How Small Rituals Shape a Life
20 pages at a time
It’s easy to let the days pass without much intention. You wake up, go to work, move through your routines, and before you know it the week is over. Lately I’ve been thinking more about the small rituals that make up those days and how changing them might change the direction of a life.
I’ve been trying to improve my daily rituals as a way to improve myself and create the kind of life and environment I want.
One of the things I’ve been working on is being more intentional with my reading.
There was a time when I would have considered myself an avid reader. Before medical school I read constantly—mostly sci-fi, thrillers, horror, and adventure. Pretty typical stuff for a young guy who just enjoyed getting lost in a good story.
Then medical school happened.
For those years, it became about survival. Most of my time was spent studying and trying to stay afloat with the volume of information we were expected to learn, and reading for enjoyment fell by the wayside.
I still read a little during that time, but not nearly as much, and most of it shifted toward nonfiction, finance, health, and self-improvement.
In the years since, reading has stayed part of my life, but it’s been inconsistent. I’ve definitely read more since becoming an attending, but not as much as before and not with the same enjoyment
Recently I decided I wanted to change that.
One thing I’ve become more aware of is that I don’t want to spend time reading without really getting something out of it. Enjoyment matters, of course, but I’ve found that I actually enjoy things more when I’m actively engaged with them.
When I exercise, I want to improve.
When I work, I want to grow.
And when I read, I want to extract ideas I can think about and apply.

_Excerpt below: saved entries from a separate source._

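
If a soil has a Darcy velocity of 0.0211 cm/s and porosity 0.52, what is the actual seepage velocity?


Using v_s = v_d / n
v_s = 0.0211 / 0.52
v_s = 0.04058 cm/s


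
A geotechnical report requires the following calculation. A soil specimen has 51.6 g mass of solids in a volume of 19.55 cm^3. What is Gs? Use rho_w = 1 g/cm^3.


Result: 2.639

Derivation:
Using Gs = m_s / (V_s * rho_w)
Since rho_w = 1 g/cm^3:
Gs = 51.6 / 19.55
Gs = 2.639


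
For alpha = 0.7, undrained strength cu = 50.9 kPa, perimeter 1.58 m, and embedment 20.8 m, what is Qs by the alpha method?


Using Qs = alpha * cu * perimeter * L
Qs = 0.7 * 50.9 * 1.58 * 20.8
Qs = 1170.94 kN


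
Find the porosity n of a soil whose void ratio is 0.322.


Using the relation n = e / (1 + e)
n = 0.322 / (1 + 0.322)
n = 0.322 / 1.322
n = 0.2436


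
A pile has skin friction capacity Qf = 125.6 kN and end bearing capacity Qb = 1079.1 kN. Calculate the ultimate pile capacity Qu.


Using Qu = Qf + Qb
Qu = 125.6 + 1079.1
Qu = 1204.7 kN


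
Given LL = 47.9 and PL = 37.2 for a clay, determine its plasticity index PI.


Using PI = LL - PL
PI = 47.9 - 37.2
PI = 10.7


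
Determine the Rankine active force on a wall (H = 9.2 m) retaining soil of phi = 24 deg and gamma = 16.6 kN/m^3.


Compute active earth pressure coefficient:
Ka = tan^2(45 - phi/2) = tan^2(33.0) = 0.42173
Compute active force:
Pa = 0.5 * Ka * gamma * H^2
Pa = 0.5 * 0.42173 * 16.6 * 9.2^2
Pa = 296.27 kN/m


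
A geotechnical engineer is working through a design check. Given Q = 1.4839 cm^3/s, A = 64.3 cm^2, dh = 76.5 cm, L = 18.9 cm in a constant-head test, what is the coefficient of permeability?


Compute hydraulic gradient:
i = dh / L = 76.5 / 18.9 = 4.04762
Then apply Darcy's law:
k = Q / (A * i)
k = 1.4839 / (64.3 * 4.04762)
k = 1.4839 / 260.262
k = 0.005702 cm/s


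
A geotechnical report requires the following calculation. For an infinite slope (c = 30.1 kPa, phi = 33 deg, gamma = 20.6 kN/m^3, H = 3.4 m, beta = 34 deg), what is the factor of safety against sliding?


Using Fs = c / (gamma*H*sin(beta)*cos(beta)) + tan(phi)/tan(beta)
Cohesion contribution = 30.1 / (20.6*3.4*sin(34)*cos(34))
Cohesion contribution = 0.92701
Friction contribution = tan(33)/tan(34) = 0.962786
Fs = 0.92701 + 0.962786
Fs = 1.89


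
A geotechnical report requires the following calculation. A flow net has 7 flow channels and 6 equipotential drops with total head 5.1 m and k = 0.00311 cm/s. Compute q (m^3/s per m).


Result: 0.000185 m^3/s per m

Derivation:
Convert k to m/s for unit consistency with H:
k = 0.00311 cm/s = 0.00311 / 100 m/s = 3.11e-05 m/s
Using q = k * H * Nf / Nd
Nf / Nd = 7 / 6 = 1.1667
q = 3.11e-05 * 5.1 * 1.1667
q = 0.000185 m^3/s per m


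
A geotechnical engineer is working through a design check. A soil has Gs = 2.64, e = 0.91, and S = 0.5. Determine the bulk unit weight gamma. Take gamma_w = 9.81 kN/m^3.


Using gamma = gamma_w * (Gs + S*e) / (1 + e)
Numerator: Gs + S*e = 2.64 + 0.5*0.91 = 3.095
Denominator: 1 + e = 1 + 0.91 = 1.91
gamma = 9.81 * 3.095 / 1.91
gamma = 15.896 kN/m^3


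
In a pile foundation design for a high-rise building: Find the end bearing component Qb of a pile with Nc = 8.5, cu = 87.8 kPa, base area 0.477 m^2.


Using Qb = Nc * cu * Ab
Qb = 8.5 * 87.8 * 0.477
Qb = 355.99 kN


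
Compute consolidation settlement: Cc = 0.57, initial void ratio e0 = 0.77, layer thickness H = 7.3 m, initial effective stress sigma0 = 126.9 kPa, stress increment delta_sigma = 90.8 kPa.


Using Sc = Cc * H / (1 + e0) * log10((sigma0 + delta_sigma) / sigma0)
Stress ratio = (126.9 + 90.8) / 126.9 = 1.71552
log10(1.71552) = 0.234397
Cc * H / (1 + e0) = 0.57 * 7.3 / (1 + 0.77) = 2.35085
Sc = 2.35085 * 0.234397
Sc = 0.551 m


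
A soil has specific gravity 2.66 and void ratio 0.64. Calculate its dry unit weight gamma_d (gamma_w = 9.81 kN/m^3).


Result: 15.911 kN/m^3

Derivation:
Using gamma_d = Gs * gamma_w / (1 + e)
gamma_d = 2.66 * 9.81 / (1 + 0.64)
gamma_d = 2.66 * 9.81 / 1.64
gamma_d = 15.911 kN/m^3


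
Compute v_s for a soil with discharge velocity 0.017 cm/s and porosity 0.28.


Using v_s = v_d / n
v_s = 0.017 / 0.28
v_s = 0.06071 cm/s


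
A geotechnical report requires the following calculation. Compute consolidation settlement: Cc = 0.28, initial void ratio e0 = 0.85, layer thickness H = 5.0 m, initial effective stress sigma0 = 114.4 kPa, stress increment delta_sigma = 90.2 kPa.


Using Sc = Cc * H / (1 + e0) * log10((sigma0 + delta_sigma) / sigma0)
Stress ratio = (114.4 + 90.2) / 114.4 = 1.78846
log10(1.78846) = 0.25248
Cc * H / (1 + e0) = 0.28 * 5.0 / (1 + 0.85) = 0.756757
Sc = 0.756757 * 0.25248
Sc = 0.1911 m


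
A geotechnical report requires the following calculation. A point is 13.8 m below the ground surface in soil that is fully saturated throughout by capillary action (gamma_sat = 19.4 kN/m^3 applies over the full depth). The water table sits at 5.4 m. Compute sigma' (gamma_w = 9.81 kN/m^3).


Total stress = gamma_sat * depth
sigma = 19.4 * 13.8 = 267.72 kPa
Pore water pressure u = gamma_w * (depth - d_wt)
u = 9.81 * (13.8 - 5.4) = 82.404 kPa
Effective stress = sigma - u
sigma' = 267.72 - 82.404 = 185.32 kPa


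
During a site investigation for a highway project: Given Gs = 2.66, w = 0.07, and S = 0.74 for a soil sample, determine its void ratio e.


Using the relation e = Gs * w / S
e = 2.66 * 0.07 / 0.74
e = 0.2516


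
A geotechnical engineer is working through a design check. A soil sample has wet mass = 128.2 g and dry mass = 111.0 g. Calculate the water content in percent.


Using w = (m_wet - m_dry) / m_dry * 100
m_wet - m_dry = 128.2 - 111.0 = 17.2 g
w = 17.2 / 111.0 * 100
w = 15.5 %


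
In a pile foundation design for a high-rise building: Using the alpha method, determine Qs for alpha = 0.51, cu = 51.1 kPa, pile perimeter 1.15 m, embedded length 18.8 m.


Using Qs = alpha * cu * perimeter * L
Qs = 0.51 * 51.1 * 1.15 * 18.8
Qs = 563.44 kN


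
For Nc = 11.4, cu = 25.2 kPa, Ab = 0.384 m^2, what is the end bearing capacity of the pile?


Using Qb = Nc * cu * Ab
Qb = 11.4 * 25.2 * 0.384
Qb = 110.32 kN


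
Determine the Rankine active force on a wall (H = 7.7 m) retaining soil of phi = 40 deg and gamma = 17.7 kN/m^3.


Compute active earth pressure coefficient:
Ka = tan^2(45 - phi/2) = tan^2(25.0) = 0.217443
Compute active force:
Pa = 0.5 * Ka * gamma * H^2
Pa = 0.5 * 0.217443 * 17.7 * 7.7^2
Pa = 114.1 kN/m


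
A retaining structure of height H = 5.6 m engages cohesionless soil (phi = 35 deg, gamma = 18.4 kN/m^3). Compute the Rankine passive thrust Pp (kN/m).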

So I decided to create a simple challenge to improve my daily reading.
The goal is straightforward: 20 pages a day.
That number gets thrown around a lot—20 pages a day equals dozens of books a year—but the number itself isn’t really the point. The point is consistency. The number was just an easy starting point.
If I can read 20 pages every day and actively engage with the material, then little by little I’m exposing myself to new ideas and hopefully improving myself in small increments.
To help with the structure, I actually used AI—not to do the reading for me, but to help me organize the plan.
I try to use AI like an assistant. Not to do the meaningful work, but to help remove friction from things I tend to get stuck on.
Planning is one of those things.
I have a tendency to overplan. I’ll refine a system endlessly before ever starting. Sometimes I get stuck perfecting the plan instead of actually doing the thing.
So I let AI help me create a simple framework and then focused on execution.
I gave it a general outline of what I wanted and let it do the rest.
The basic plan looks like this:
Daily
• Read 20 pages
• Highlight and Mark → while reading
• Write a quick summary after
Book Rules
• Quit bad books guilt-free
• Write a short summary when finished
• Apply one idea from the book
Habit Anchor
• Attach reading to an existing routine.
My morning looks like this now.
(My normal daily routine)
I wake up early.
Take a cold shower.
Make a cup of coffee.
(Habit Anchor)
I sit down and read while drinking my coffee.
The past few mornings I’ve done this, it’s actually been surprisingly enjoyable. What used to be a loose habit now feels more like a ritual. Drinking good coffee while reading before anyone else at home wakes up.
And rituals have a way of changing how something feels. Instead of rushing through the activity, you slow down and engage with it.
It’s also had an added benefit, it replaced a ritual I didn’t realize I had. I used to drink my coffee while scrolling on my phone or sitting at my computer. That was something I wanted to remove and now I have.
And that’s really the idea.
Small daily improvements that compound over time.
If there’s anything I’d encourage others to try, it’s this:
Take something you already do—or something you wish you did more consistently—and turn it into a small daily ritual.
Give it structure.
Engage with it intentionally.
Try to extract something meaningful from it.
You might find, like I did, that the activity becomes even more enjoyable once you start doing it with purpose.